Day 8: MLOps Training
1)Feature Selection in MLOps
We have studied the Filter Method of Feature Selection that uses Correlation and Variance Threshold ways to detect the Features.Now comes the EMBEDDED METHOD .
Embedded Method: If we use the coefficient concept of Feature Selection ,then it is a part of Embedded Method.Coefficients are the constants that decide the inclination of the prediction line in Linear Rgression("c" in y=b+cx).Embedded Method is required to use because Correlation is quite inappropriate in many cases.
This method Provides a higher accuracy relative to corr() .However,This method is slower than corr() because coefficients can be detected only after training the Dataset .
Rather than Training the Dataset over the Algorithm to get Coefficients ,we can use a relatively faster Embedded method called Lasso method / L1 Regularization method.
Lasso method trains the dataset over over a Feature Coefficients prediction algorithm.
>>>from sklearn.linear_model import Lasso '''importing the Lasso model'''
>>>from sklearn.feature_selection import SelectFromModel '''helps to select features from Lasso model
>>>select=SelectFromModel(Lasso()) '''creating a model for feature selection'''
>>>select.fit (x_train , y_train)
>>>select.get_support() '''gives the boolean array which says which feature is predictor and which not'''
2)Feature Engineering
Feature engineering is a subset of Data Science just like Machine Learning but not a part of Machine Learning. It is done before creating ML models or before implementing ML over the Data. In other words, Feature Engineering is a pre-processing performed over data by transforming it into a form that would make our ML model more effective and we can have better insights of Data. One of the Feature Engineering is Encoding.
Encoding is the way of tranformation of string values into integers in a particular feature/variable. It is required because if a Feature is required for prediction in Machine Learning, then it shout contain integer values in it.This is also known as Variable Encoding/Label Encoding.

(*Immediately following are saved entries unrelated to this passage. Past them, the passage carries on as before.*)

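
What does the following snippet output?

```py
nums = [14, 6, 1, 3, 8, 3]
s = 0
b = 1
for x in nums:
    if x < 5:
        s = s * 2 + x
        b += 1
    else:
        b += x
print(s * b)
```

416

x=14: not <5; b=15
x=6: not <5; b=21
x=1: <5, s = 0*2+1 = 1; b=22
x=3: <5, s = 1*2+3 = 5; b=23
x=8: not <5; b=31
x=3: <5, s = 5*2+3 = 13; b=32
s*b = 13*32 = 416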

One of them is One Hot Encoding.
One-Hot Encoding : When we have categorial variables in our data (like gender , semester number etc) we use One-Hot encoding. It is the process of converting the Categorical variable values into seperate variables. (for ex. : if Gender variable has Male and Female values , one-hot encodes the Male and Female into seperate variables and Gender is then Removed.)
One-Hot encoding presents one issue in its process called the Dummy Variable Trap.
Dummy Variable Trap : There comes an issue in one-hot encoding that x1 variable becomes dependent on x2 variable and the x2 variable depends on that variable x1 in case of 2 variables. This is known as Multi-Collinearity where x1,x2 are duplicate variables. Due to this , during computations our model gets confused or spends high computation power in this cycle of correlation and different results can be received everytime.
To remove the issue of Dummy var. trap ,it is required to remove multi-collinearity and for that we need to remove one of the Redundant variables aur duplicate variables.